Owning the main residence through a non-trading property company (SCI) may cause the owner to lose certain civil and tax advantages that he would enjoy if he owned it directly.

Thus, the spouse may lose, if he or she is not a partner, the benefit of the protection on the family home. He or she has no occupancy title or right to a lease, so the other may, without the spouse’s consent, sell the dwelling or evict him or her. The establishment of a SCI may also deprive the surviving spouse of the benefit of the right of temporary enjoyment of the dwelling (for one year after death) and of the lifetime right of use and habitation, because he or she is neither the owner nor a tenant in the absence of a lease.
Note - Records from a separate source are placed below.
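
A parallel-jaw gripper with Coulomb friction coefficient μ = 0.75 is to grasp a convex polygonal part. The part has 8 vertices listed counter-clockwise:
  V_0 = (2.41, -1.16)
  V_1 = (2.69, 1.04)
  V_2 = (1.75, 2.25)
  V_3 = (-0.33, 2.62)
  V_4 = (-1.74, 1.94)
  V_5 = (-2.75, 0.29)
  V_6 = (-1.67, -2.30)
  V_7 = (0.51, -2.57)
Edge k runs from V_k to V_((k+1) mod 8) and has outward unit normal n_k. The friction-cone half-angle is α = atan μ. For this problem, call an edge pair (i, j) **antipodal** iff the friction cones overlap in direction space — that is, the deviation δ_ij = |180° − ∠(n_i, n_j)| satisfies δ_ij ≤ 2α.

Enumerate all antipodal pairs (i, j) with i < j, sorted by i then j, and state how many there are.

α = atan 0.75 = 36.87°;  2α = 73.74°
n_0 = (+0.9920, -0.1263)
n_1 = (+0.7897, +0.6135)
n_2 = (+0.1751, +0.9845)
n_3 = (-0.4344, +0.9007)
n_4 = (-0.8529, +0.5221)
n_5 = (-0.9230, -0.3849)
n_6 = (-0.1229, -0.9924)
n_7 = (+0.5959, -0.8030)
  (0,1): δ = 134.90°  ·
  (0,2): δ = 92.83°  ·
  (0,3): δ = 57.00°  ✓
  (0,4): δ = 24.22°  ✓
  (0,5): δ = 29.89°  ✓
  (0,6): δ = 90.19°  ·
  (0,7): δ = 133.83°  ·
  (1,2): δ = 137.93°  ·
  (1,3): δ = 102.10°  ·
  (1,4): δ = 69.31°  ✓
  (1,5): δ = 15.21°  ✓
  (1,6): δ = 45.10°  ✓
  (1,7): δ = 88.74°  ·
  (2,3): δ = 144.17°  ·
  (2,4): δ = 111.39°  ·
  (2,5): δ = 57.28°  ✓
  (2,6): δ = 3.03°  ✓
  (2,7): δ = 46.67°  ✓
  (3,4): δ = 147.22°  ·
  (3,5): δ = 93.11°  ·
  (3,6): δ = 32.81°  ✓
  (3,7): δ = 10.83°  ✓
  (4,5): δ = 125.89°  ·
  (4,6): δ = 65.59°  ✓
  (4,7): δ = 21.95°  ✓
  (5,6): δ = 119.70°  ·
  (5,7): δ = 76.06°  ·
  (6,7): δ = 136.36°  ·
antipodal pairs: 13

count = 13; pairs: (0,3), (0,4), (0,5), (1,4), (1,5), (1,6), (2,5), (2,6), (2,7), (3,6), (3,7), (4,6), (4,7)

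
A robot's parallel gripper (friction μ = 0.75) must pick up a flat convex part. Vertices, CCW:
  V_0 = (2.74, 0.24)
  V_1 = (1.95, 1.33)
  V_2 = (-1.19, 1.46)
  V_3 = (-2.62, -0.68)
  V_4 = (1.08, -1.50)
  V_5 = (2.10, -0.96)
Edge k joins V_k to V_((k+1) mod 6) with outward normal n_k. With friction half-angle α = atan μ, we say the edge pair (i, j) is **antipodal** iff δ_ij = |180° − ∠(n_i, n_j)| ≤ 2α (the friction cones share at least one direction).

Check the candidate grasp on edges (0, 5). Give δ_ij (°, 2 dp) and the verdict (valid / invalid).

δ = 115.99°, invalid

α = atan 0.75 = 36.87°;  2α = 73.74°
edge 0: e_0 = (-0.79, +1.09);  n_0 = (+0.8097, +0.5868)
edge 5: e_5 = (+0.64, +1.20);  n_5 = (+0.8824, -0.4706)
∠(n_0, n_5) = 64.01°
δ = |180° − 64.01°| = 115.99°
115.99° > 2α = 73.74°  →  invalid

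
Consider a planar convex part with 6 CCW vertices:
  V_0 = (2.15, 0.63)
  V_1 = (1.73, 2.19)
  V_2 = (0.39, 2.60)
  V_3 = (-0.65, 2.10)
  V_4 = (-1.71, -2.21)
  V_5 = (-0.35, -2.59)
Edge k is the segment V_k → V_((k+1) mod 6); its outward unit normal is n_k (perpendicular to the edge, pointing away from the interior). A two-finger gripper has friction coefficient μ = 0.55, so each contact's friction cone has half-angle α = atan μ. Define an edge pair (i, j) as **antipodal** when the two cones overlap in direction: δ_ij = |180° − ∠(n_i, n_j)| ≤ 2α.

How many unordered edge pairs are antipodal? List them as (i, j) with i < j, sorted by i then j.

α = atan 0.55 = 28.81°;  2α = 57.62°
n_0 = (+0.9656, +0.2600)
n_1 = (+0.2926, +0.9562)
n_2 = (-0.4333, +0.9013)
n_3 = (-0.9711, +0.2388)
n_4 = (-0.2691, -0.9631)
n_5 = (+0.7899, -0.6133)
  (0,1): δ = 122.08°  ·
  (0,2): δ = 79.39°  ·
  (0,3): δ = 28.89°  ✓
  (0,4): δ = 59.32°  ·
  (0,5): δ = 127.11°  ·
  (1,2): δ = 137.31°  ·
  (1,3): δ = 86.80°  ·
  (1,4): δ = 1.40°  ✓
  (1,5): δ = 69.19°  ·
  (2,3): δ = 129.49°  ·
  (2,4): δ = 41.29°  ✓
  (2,5): δ = 26.50°  ✓
  (3,4): δ = 91.79°  ·
  (3,5): δ = 24.01°  ✓
  (4,5): δ = 112.21°  ·
antipodal pairs: 5

count = 5; pairs: (0,3), (1,4), (2,4), (2,5), (3,5)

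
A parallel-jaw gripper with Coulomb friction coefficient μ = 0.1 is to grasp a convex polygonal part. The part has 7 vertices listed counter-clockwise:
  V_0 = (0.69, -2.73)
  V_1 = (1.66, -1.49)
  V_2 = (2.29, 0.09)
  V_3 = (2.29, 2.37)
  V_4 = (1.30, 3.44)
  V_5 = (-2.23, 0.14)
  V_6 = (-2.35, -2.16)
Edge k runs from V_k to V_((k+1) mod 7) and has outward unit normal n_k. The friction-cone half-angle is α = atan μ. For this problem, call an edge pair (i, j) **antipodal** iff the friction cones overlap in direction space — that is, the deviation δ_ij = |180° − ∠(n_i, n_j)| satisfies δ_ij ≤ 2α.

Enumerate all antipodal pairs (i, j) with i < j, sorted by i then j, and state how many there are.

count = 2; pairs: (0,4), (2,5)

α = atan 0.1 = 5.71°;  2α = 11.42°
n_0 = (+0.7876, -0.6161)
n_1 = (+0.9289, -0.3704)
n_2 = (+1.0000, -0.0000)
n_3 = (+0.7340, +0.6791)
n_4 = (-0.6829, +0.7305)
n_5 = (-0.9986, +0.0521)
n_6 = (-0.1843, -0.9829)
  (0,1): δ = 163.70°  ·
  (0,2): δ = 141.97°  ·
  (0,3): δ = 99.19°  ·
  (0,4): δ = 8.89°  ✓
  (0,5): δ = 35.05°  ·
  (0,6): δ = 117.41°  ·
  (1,2): δ = 158.26°  ·
  (1,3): δ = 115.49°  ·
  (1,4): δ = 25.19°  ·
  (1,5): δ = 18.75°  ·
  (1,6): δ = 101.12°  ·
  (2,3): δ = 137.22°  ·
  (2,4): δ = 46.93°  ·
  (2,5): δ = 2.99°  ✓
  (2,6): δ = 79.38°  ·
  (3,4): δ = 89.70°  ·
  (3,5): δ = 45.76°  ·
  (3,6): δ = 36.60°  ·
  (4,5): δ = 136.06°  ·
  (4,6): δ = 53.69°  ·
  (5,6): δ = 97.63°  ·
antipodal pairs: 2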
When you have a real estate project and you want to create a SCI, the protective measures for real estate borrowers do not apply: the ten-day cooling-off period, maintaining the offer for thirty days, cancellation of the borrower’s insurance (cancellation during the first year and annual cancellation), because the SCI is treated like a professional.

It should also be remembered that one loses the 20 per cent inheritance tax allowance and the 30 per cent property wealth tax allowance.

While putting one’s main residence in a Société civile immobilière (SCI) may present advantages, particularly in terms of transmission, this is not the case with regard to the Wealth Solidarity Tax (ISF), as the Constitional Court has just pointed out

The Constitutional Court confirms the constitutionality of the article of the General Tax Code which grants only to owners holding their home as their main residence a 30% reduction on the market value of this property, for the calculation of the former wealth solidarity tax (ISF). Taxpayers who hold their dwelling through a non-trading property company are not entitled to this tax advantage. The same position should also apply to the IFI (Property Wealth Tax).